No one’s idea of a Hausfrau, she kept her brood afloat by touring, teaching, and editing. Always, Robert’s rhapsodic, often wayward repertoire remained a pillar of her own. Thanks to Clara’s advocacy, his Piano Concerto in A Minor, op. 54—written 10 years later than hers, in the same key—holds its own with Tchaikovsky’s First, in B-flat Minor, op. 23, and Chopin’s First, in E Minor, op. 11, as one of the supreme Romantic exemplars of the genre. And for the record: it was Clara’s playing at a private soirée when she was nine and Robert was twice her age that induced him to toss his law books in favor of musical studies with Clara’s father.

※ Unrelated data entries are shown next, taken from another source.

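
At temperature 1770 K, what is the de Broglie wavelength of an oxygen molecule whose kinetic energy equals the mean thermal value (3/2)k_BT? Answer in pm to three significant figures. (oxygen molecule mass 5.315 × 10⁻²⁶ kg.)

KE = (3/2)k_BT = 1.5 × 1.381 × 10⁻²³ × 1770 = 3.667 × 10⁻²⁰ J.
p = √(2mKE) = √(2 × 5.315 × 10⁻²⁶ × 3.667 × 10⁻²⁰) = 6.243 × 10⁻²³ kg·m/s.
λ = h/p = 1.06 × 10⁻¹¹ m = 10.6 pm.

λ = 10.6 pm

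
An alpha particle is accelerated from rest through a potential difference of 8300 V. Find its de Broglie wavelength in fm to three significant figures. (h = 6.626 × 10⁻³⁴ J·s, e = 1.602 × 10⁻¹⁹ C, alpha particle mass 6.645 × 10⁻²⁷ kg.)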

“I’ve done a bit of digging,” Dariescu said recently from her home in London, where she is a professor at the blue-ribbon Guildhall School of Music & Drama, “and I got in touch with a great-great-great-granddaughter of the Schumanns’, who lives in the States. ‘Without Clara,’ she said, ‘we wouldn’t have Robert—because Clara was his greatest advocate. She was performing everywhere when no one knew who he was. Without her, his music wouldn’t have seen the light of day.’”

Curiously enough, though Dariescu learned Robert’s piano concerto years before she came to know Clara’s, she never took it into her active repertoire. Is there a particularly feminine appeal in this or other scores by women composers she plays?

“No,” Dariescu says, “I have to say no. Music transcends anybody. There’s nothing that says, ‘Oh, this is female, this is male.’ Clara herself said that no woman before had ever written music for a living. Might she be the first one ever? She didn’t think she possessed the skills. Yet the concerto is just incredible music, full of confidence. I will say that it’s also one of the most difficult concertos for me to play—because of the size of Clara’s hands! She had huge hands, which I don’t.”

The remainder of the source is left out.